На заре того дня я ступал босым по плитке во дворе, не зная еще, что большую часть его застроят и на этом месте обустроят мое семейное гнездо. Я прошел между деревьев и свернул в узкий проход, ведущий в западную часть двора, которая была засыпана песком вместо камня и поэтому казалась меньше восточной. Во всем аль-Авафи не было другого такого дома с двумя дворами, поэтому соседи называли его «Большой дом». Большой дом, в котором жили только мы с отцом. Изредка нас навещала его сестра. Одни из многочисленных покоев занимали Зарифа с Сангяром и Хабибом, пока последний не сбежал. А в отдельно стоящих постройках ютились Сувейд, его брат Заатар, Зейд, который впоследствии утонул в сошедшем с гор грязевом потоке, его жена Масуда и дочка Шанна, Хафиза с матерью Саадой и тремя девочками, которых она родила неизвестно от кого. Все они принадлежали отцу по праву наследования. Дом наш никогда не пустовал. Здесь всегда было полно людей, приезжавших из разных мест целыми семьями. Поэтому привычной картиной для меня были огромные бурлящие котлы и дрова, сваленные в кучу у входа в кухонный домик с восточной стороны. В небольшой кухне внутри дома Зарифа и Хафиза готовили нечасто. На пирах, проходивших у нас, столько гостей надо было накормить, что такое количество посудин там просто не помещалось.
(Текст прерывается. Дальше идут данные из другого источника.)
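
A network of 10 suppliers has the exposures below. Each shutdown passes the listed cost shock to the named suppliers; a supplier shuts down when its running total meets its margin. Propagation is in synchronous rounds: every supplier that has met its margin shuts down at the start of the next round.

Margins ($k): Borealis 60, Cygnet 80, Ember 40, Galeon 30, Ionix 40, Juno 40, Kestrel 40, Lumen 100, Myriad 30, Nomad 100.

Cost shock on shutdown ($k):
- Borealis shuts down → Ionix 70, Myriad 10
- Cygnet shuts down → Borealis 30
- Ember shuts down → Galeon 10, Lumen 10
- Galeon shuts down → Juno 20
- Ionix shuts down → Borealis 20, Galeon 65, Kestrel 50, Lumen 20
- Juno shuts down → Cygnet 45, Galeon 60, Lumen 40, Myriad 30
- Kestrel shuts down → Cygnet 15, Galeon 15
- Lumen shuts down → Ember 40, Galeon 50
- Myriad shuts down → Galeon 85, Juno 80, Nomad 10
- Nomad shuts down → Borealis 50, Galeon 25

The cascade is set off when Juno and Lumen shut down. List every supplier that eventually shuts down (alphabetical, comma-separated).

Ember, Galeon, Juno, Lumen, Myriad

Round 1 — Juno, Lumen shut down (initial).
  Cygnet: +45 → 45 < 80
  Ember: +40 → 40 ≥ 40
  Galeon: +60+50 → 110 ≥ 30
  Myriad: +30 → 30 ≥ 30
Round 2 — Ember, Galeon, Myriad shut down.
  Nomad: +10 → 10 < 100
No further shutdowns.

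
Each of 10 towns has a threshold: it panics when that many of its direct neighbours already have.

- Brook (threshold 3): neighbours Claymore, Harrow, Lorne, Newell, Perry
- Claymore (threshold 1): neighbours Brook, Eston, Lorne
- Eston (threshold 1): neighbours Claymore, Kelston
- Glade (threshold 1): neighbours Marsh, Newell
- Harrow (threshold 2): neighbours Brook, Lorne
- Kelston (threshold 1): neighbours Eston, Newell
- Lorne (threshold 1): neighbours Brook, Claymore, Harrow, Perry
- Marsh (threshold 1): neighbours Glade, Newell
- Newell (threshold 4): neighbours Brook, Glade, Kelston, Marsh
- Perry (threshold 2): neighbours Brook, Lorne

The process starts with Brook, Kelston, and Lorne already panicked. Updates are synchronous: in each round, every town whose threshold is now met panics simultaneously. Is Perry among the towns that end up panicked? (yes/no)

yes

Round 1 — Brook, Kelston, Lorne panic (initial).
Round 2 — checking thresholds:
  Claymore: 2 of 3 neighbours ≥ 1, panics.
  Eston: 1 of 2 neighbours ≥ 1, panics.
  Harrow: 2 of 2 neighbours ≥ 2, panics.
  Newell: 2 of 4 neighbours < 4, holds.
  Perry: 2 of 2 neighbours ≥ 2, panics.
Round 3 — no new panics; cascade stops.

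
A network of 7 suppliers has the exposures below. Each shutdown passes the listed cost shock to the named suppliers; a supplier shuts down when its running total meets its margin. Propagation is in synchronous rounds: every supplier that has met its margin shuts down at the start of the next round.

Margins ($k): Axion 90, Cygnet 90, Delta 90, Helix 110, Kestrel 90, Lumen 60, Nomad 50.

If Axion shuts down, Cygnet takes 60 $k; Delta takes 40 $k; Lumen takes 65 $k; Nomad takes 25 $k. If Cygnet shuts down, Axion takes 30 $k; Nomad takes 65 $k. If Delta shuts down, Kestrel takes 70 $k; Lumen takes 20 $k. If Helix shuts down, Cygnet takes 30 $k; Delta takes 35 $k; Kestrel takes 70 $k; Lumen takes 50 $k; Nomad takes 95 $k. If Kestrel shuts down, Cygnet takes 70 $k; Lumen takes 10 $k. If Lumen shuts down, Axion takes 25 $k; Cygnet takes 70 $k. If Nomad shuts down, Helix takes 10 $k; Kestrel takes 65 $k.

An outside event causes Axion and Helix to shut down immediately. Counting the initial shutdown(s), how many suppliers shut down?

6

Round 1 — Axion, Helix shut down (initial).
  Cygnet: +60+30 → 90 ≥ 90
  Delta: +40+35 → 75 < 90
  Kestrel: +70 → 70 < 90
  Lumen: +65+50 → 115 ≥ 60
  Nomad: +25+95 → 120 ≥ 50
Round 2 — Cygnet, Lumen, Nomad shut down.
  Kestrel: +65 → 135 ≥ 90
Round 3 — Kestrel shuts down.
No further shutdowns.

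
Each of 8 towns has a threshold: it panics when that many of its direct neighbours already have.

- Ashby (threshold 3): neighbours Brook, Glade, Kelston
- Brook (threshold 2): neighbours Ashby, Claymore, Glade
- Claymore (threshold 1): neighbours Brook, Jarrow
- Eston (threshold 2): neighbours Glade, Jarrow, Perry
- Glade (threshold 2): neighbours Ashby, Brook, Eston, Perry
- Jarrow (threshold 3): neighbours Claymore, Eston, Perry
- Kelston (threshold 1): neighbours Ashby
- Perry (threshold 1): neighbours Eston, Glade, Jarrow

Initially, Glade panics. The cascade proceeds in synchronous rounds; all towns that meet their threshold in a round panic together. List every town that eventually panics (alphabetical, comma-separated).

Round 1 — Glade panics (initial).
Round 2 — checking thresholds:
  Ashby: 1 of 3 neighbours < 3, not yet.
  Brook: 1 of 3 neighbours < 2, not yet.
  Eston: 1 of 3 neighbours < 2, not yet.
  Perry: 1 of 3 neighbours ≥ 1, panics.
Round 3 — checking thresholds:
  Ashby: 1 of 3 neighbours < 3, not yet.
  Brook: 1 of 3 neighbours < 2, not yet.
  Eston: 2 of 3 neighbours ≥ 2, panics.
  Jarrow: 1 of 3 neighbours < 3, not yet.
Round 4 — no new panics; cascade stops.

Eston, Glade, Perry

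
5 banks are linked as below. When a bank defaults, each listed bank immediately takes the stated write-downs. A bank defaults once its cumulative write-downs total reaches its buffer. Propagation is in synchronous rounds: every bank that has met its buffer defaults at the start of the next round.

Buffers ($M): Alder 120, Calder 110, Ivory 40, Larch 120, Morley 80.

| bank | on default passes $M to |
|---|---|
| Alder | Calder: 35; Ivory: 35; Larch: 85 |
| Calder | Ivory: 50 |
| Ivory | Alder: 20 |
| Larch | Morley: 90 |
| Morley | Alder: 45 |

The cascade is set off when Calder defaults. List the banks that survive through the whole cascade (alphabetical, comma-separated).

Alder, Larch, Morley

Round 1 — Calder defaults (initial).
  Ivory: +50 → 50 ≥ 40
Round 2 — Ivory defaults.
  Alder: +20 → 20 < 120
No further defaults.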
В западном же дворе разделывались и подвешивались туши животных, забитых Сувейдом и Заатаром. Их готовили тут же на открытом огне. Зарифа всегда говорила, что мясо, прожаренное в пламени, не идет ни в какое сравнение с мясом, снятым с газовой плиты… Да, в то утро меня переполняли чувства, и я испытывал такую легкость, что не находил ничего неприглядного даже в засохших остатках пищи, налипших на стены кухонного домика. Все мне казалось прекрасным: песок, немытая посуда, треск выпекавшихся лепешек. Я вошел в домик, он был без дверей, потому что так легче было носить туда-сюда широкие противни, и застал Зарифу, рассевшуюся на двух банках из-под молока «Нидо». Она нависла над раскаленной переносной плиткой, на которой тесто моментально превращалось в хрустящий хлеб, и только успевала ловким движением снимать с нее лепешки. Не поднимая головы, она проговорила: «Доброго утра, сынок, Абдулла!.. Я смотрю, ты совсем взрослый стал». Зарифе все известно! Я оцепенел. Неужели она заметила имя Мийи на стволе дерева или заглядывала в мои тетради? Но она же неграмотная! Как она узнала? «Сынок, недаром говорят, от солнца рукой не закроешься!» – рассмеялась она.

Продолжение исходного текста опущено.